State claims girls 'consented' to kidnapping by Siirt police

12:25

JINHA

SÊRT – In ongoing developments in the case of the two teenage girls evidently kidnapped and sexually abused by police officers in the Northern Kurdish province of Siirt, in Turkey, the local police department claimed in a written statement on Turkey that the girls "consented" to come to the home of the two police officers. Local lawyers say documents contradict this claim.

According to lawyer Servet Danış, who works on the children's and women's rights committee of the local bar association, the documents on the case that he has been able to access show clear evidence that the two adult male police officers strongly pressured the girls to come with them.

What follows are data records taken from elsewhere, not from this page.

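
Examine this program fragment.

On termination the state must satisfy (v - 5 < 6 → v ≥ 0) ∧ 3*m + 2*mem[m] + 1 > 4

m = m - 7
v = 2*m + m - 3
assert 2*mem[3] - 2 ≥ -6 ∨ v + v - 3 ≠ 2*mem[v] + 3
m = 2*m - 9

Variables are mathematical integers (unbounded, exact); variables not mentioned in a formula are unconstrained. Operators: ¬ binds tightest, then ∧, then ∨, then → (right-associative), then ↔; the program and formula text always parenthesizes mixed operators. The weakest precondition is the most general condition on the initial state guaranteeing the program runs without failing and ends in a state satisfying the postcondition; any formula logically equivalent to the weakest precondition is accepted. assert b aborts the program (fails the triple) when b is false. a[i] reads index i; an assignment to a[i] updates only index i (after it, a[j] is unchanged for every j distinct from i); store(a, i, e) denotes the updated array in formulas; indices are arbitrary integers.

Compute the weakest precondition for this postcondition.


Working backward. After the program, the postcondition (v - 5 < 6 → v ≥ 0) ∧ 3*m + 2*mem[m] + 1 > 4 must hold; in canonical form it is (v < 11 → v ≥ 0) ∧ 2*mem[m] + 3*m > 3.
Before m := 2*m - 9: (v < 11 → v ≥ 0) ∧ 2*mem[2*m - 9] + 6*m > 30
Before assert 2*mem[3] - 2 ≥ -6 ∨ v + v - 3 ≠ 2*mem[v] + 3: (2*mem[3] ≥ -4 ∨ 2*v ≠ 2*mem[v] + 6) ∧ (v < 11 → v ≥ 0) ∧ 2*mem[2*m - 9] + 6*m > 30
Before v := 2*m + m - 3: (2*mem[3] ≥ -4 ∨ 6*m ≠ 2*mem[3*m - 3] + 12) ∧ (3*m < 14 → 3*m ≥ 3) ∧ 2*mem[2*m - 9] + 6*m > 30
Before m := m - 7: (2*mem[3] ≥ -4 ∨ 6*m ≠ 2*mem[3*m - 24] + 54) ∧ (3*m < 35 → 3*m ≥ 24) ∧ 2*mem[2*m - 23] + 6*m > 72
Answer: WP = (2*mem[3] ≥ -4 ∨ 6*m ≠ 2*mem[3*m - 24] + 54) ∧ (3*m < 35 → 3*m ≥ 24) ∧ 2*mem[2*m - 23] + 6*m > 72


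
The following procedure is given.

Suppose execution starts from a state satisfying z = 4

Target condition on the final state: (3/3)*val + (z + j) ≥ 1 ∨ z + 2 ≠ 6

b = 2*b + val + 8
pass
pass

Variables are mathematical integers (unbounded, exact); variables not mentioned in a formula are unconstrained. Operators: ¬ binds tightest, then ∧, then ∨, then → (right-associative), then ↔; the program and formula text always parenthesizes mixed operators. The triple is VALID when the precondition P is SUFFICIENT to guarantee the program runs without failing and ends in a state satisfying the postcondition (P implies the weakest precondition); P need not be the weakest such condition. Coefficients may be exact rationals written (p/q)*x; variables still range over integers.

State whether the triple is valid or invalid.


Working backward. After the program, the postcondition (3/3)*val + (z + j) ≥ 1 ∨ z + 2 ≠ 6 must hold; in canonical form it is j + val + z ≥ 1 ∨ z ≠ 4.
Before skip: j + val + z ≥ 1 ∨ z ≠ 4
Before skip: j + val + z ≥ 1 ∨ z ≠ 4
Before b := 2*b + val + 8: j + val + z ≥ 1 ∨ z ≠ 4
The weakest precondition is j + val + z ≥ 1 ∨ z ≠ 4.
Check whether z = 4 implies it.
Countermodel: at the initial state j = -4, val = 0, z = 4, the precondition holds but the weakest precondition fails.
Answer: invalid


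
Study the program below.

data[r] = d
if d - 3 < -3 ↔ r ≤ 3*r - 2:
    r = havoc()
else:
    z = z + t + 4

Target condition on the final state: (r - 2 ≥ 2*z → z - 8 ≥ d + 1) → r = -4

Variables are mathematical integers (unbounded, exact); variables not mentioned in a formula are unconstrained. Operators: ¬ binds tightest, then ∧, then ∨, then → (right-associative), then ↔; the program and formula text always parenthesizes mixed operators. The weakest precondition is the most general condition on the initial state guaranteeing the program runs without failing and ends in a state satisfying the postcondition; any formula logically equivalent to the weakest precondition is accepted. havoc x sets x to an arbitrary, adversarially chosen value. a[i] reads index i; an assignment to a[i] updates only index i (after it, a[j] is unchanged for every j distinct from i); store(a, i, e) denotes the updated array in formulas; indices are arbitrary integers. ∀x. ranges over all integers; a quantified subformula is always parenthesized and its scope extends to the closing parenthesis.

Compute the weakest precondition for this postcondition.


Working backward. After the program, the postcondition (r - 2 ≥ 2*z → z - 8 ≥ d + 1) → r = -4 must hold; in canonical form it is (r ≥ 2*z + 2 → z ≥ d + 9) → r = -4.
Then branch requires ∀r_1. ((r_1 ≥ 2*z + 2 → z ≥ d + 9) → r_1 = -4); else branch requires (r ≥ 2*t + 2*z + 10 → t + z ≥ d + 5) → r = -4.
Before the if: ((d < 0 ↔ 2*r ≥ 2) → (∀r_1. ((r_1 ≥ 2*z + 2 → z ≥ d + 9) → r_1 = -4))) ∧ ((¬(d < 0 ↔ 2*r ≥ 2)) → ((r ≥ 2*t + 2*z + 10 → t + z ≥ d + 5) → r = -4))
Before data[r] := d: ((d < 0 ↔ 2*r ≥ 2) → (∀r_1. ((r_1 ≥ 2*z + 2 → z ≥ d + 9) → r_1 = -4))) ∧ ((¬(d < 0 ↔ 2*r ≥ 2)) → ((r ≥ 2*t + 2*z + 10 → t + z ≥ d + 5) → r = -4))
Answer: WP = ((d < 0 ↔ 2*r ≥ 2) → (∀r_1. ((r_1 ≥ 2*z + 2 → z ≥ d + 9) → r_1 = -4))) ∧ ((¬(d < 0 ↔ 2*r ≥ 2)) → ((r ≥ 2*t + 2*z + 10 → t + z ≥ d + 5) → r = -4))


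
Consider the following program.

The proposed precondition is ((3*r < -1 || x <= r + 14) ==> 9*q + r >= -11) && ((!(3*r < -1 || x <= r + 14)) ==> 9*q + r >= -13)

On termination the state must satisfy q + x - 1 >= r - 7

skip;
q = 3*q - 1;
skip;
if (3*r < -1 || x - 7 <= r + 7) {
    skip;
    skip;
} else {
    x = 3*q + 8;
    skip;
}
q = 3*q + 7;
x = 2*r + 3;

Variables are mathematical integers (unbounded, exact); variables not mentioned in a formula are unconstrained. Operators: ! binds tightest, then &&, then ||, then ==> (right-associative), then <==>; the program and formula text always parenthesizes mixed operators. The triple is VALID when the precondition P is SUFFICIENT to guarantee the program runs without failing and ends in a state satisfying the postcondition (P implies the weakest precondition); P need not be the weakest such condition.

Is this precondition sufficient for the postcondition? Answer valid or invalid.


Working backward. After the program, the postcondition q + x - 1 >= r - 7 must hold; in canonical form it is q + x >= r - 6.
Before x := 2*r + 3: q + r >= -9
Before q := 3*q + 7: 3*q + r >= -16
Then branch requires 3*q + r >= -16; else branch requires 3*q + r >= -16.
Before the if: ((3*r < -1 || x <= r + 14) ==> 3*q + r >= -16) && ((!(3*r < -1 || x <= r + 14)) ==> 3*q + r >= -16)
Before skip: ((3*r < -1 || x <= r + 14) ==> 3*q + r >= -16) && ((!(3*r < -1 || x <= r + 14)) ==> 3*q + r >= -16)
Before q := 3*q - 1: ((3*r < -1 || x <= r + 14) ==> 9*q + r >= -13) && ((!(3*r < -1 || x <= r + 14)) ==> 9*q + r >= -13)
Before skip: ((3*r < -1 || x <= r + 14) ==> 9*q + r >= -13) && ((!(3*r < -1 || x <= r + 14)) ==> 9*q + r >= -13)
The weakest precondition is ((3*r < -1 || x <= r + 14) ==> 9*q + r >= -13) && ((!(3*r < -1 || x <= r + 14)) ==> 9*q + r >= -13).
Check whether ((3*r < -1 || x <= r + 14) ==> 9*q + r >= -11) && ((!(3*r < -1 || x <= r + 14)) ==> 9*q + r >= -13) implies it.
Every state satisfying the precondition satisfies the weakest precondition: the implication holds.
Answer: valid


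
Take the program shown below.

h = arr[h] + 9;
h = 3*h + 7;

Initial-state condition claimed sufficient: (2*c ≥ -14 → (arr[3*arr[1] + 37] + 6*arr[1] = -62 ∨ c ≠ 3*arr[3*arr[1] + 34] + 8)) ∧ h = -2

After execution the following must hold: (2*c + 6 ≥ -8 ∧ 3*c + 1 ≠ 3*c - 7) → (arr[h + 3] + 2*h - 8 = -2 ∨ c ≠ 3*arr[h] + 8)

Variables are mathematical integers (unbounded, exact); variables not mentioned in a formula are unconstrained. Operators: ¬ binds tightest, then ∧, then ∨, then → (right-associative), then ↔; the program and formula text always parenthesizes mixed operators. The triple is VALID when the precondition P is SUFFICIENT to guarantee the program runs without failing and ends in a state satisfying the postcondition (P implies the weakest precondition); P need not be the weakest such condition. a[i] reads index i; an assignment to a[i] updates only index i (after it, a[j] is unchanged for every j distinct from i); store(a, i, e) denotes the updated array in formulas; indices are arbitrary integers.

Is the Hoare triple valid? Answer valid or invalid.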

According to the documents, one of the girls texted her younger sister saying, "come get me." This was how the event was first reported to authorities, when the younger sister went to the police.

"This is not something that someone who wasn't forcibly taken would say," said Zana Aksu, chair of the Human Rights Association's Siirt branch.

Local women's groups and NGOs have accused the state of covering up the nature of the sexual assault that took place. Most recently, the state has said it will file charges of "sexual restriction of an individual's freedom" against the two police officers, but the Police Department has claimed in a statement that "there was no sexual assault" and that the girls consented.

Zana says that the abduction points to the dangers of the increased powers that Turkey's Internal Security Law has given to police in the country. It is also worrying that the case file is being kept confidential, which Zana says is unusual for this type of case.